For senior Kane Broadus, a passion for art started at a young age. At only twelve years old, his love of art transformed into a fascination with tattoos.
“When I was around twelve, I got really in to those tattoo reality shows, like LA ink. That’s where it all started.”
Today, tattoos have centered themselves in Broadus’ life.
Interestingly enough, Broadus has given himself multiple tattoos. He explains it as a great way to practice and new tattoos are readily available if his desire for a new one arises, rather than the normal, lengthy process it would take to go and get one. However, there is a downside to creating permanent skin art on oneself as it is “way harder to do than it would be on others,” Broadus said. One of his masterpieces, an intricate knife, is located on the front of his lower leg. He proudly shows it off and explains the difficulty of the task.
“I had to just sit there, bent in an unnatural and strenuous position, for hours on end,” Broadus said.

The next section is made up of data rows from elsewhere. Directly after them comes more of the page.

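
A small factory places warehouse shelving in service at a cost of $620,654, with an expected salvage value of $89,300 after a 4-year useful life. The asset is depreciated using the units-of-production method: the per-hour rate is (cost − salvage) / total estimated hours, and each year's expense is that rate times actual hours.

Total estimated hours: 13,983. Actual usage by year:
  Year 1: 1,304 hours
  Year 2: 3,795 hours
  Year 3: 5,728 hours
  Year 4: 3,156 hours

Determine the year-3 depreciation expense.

$217,664

Depreciable base = $620,654 − $89,300 = $531,354.
Rate = $531,354 / 13,983 hours = $38 per hour.
Year 1: 1,304 × $38 = $49,552. Book value $571,102.
Year 2: 3,795 × $38 = $144,210. Book value $426,892.
Year 3: 5,728 × $38 = $217,664. Book value $209,228.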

Art teacher Linda Jacobs has had Broadus in a class or two over his high school years, beginning 2D art being one of them. She admires his tattoos and notes that his designs were great, joking about not wanting one for herself though.
“In art, he is absolutely excellent. That’s his thing and he is very serious about it,” Jacobs said.
Broadus primarily stuck to drawing in her class and “could draw anything.”
Broadus describes his tattooing style as Traditional Flash. He has depicted various designs, but has not yet delved into realistic portraits due to the fact that it would require more experience, or skill, as well as better equipment.
Other than art and tattooing, Broadus participated in track. He competed in the pole vaulting events for a season.
“I love the memories of being in track,” Broadus said. “But it just wasn’t for me. I decided to spend my time and energy on my tattoos.”
Broadus also enjoys long boarding, but uses it mainly as means of transportation.
Broadus sets his goals high for his life after high school.
“I am determined to be a successful person,” Broadus said. He is planning on continuing his art career. Wanting to attend school in Marquette for business, Broadus also anticipates being an apprentice in a tattoo shop in order to further develop his skills.
“I want people to remember that I was a good artist; that’s my life’,” Broadus said. ”I know it sounds corny, but this school means a lot to me. I really want my legacy to live on.”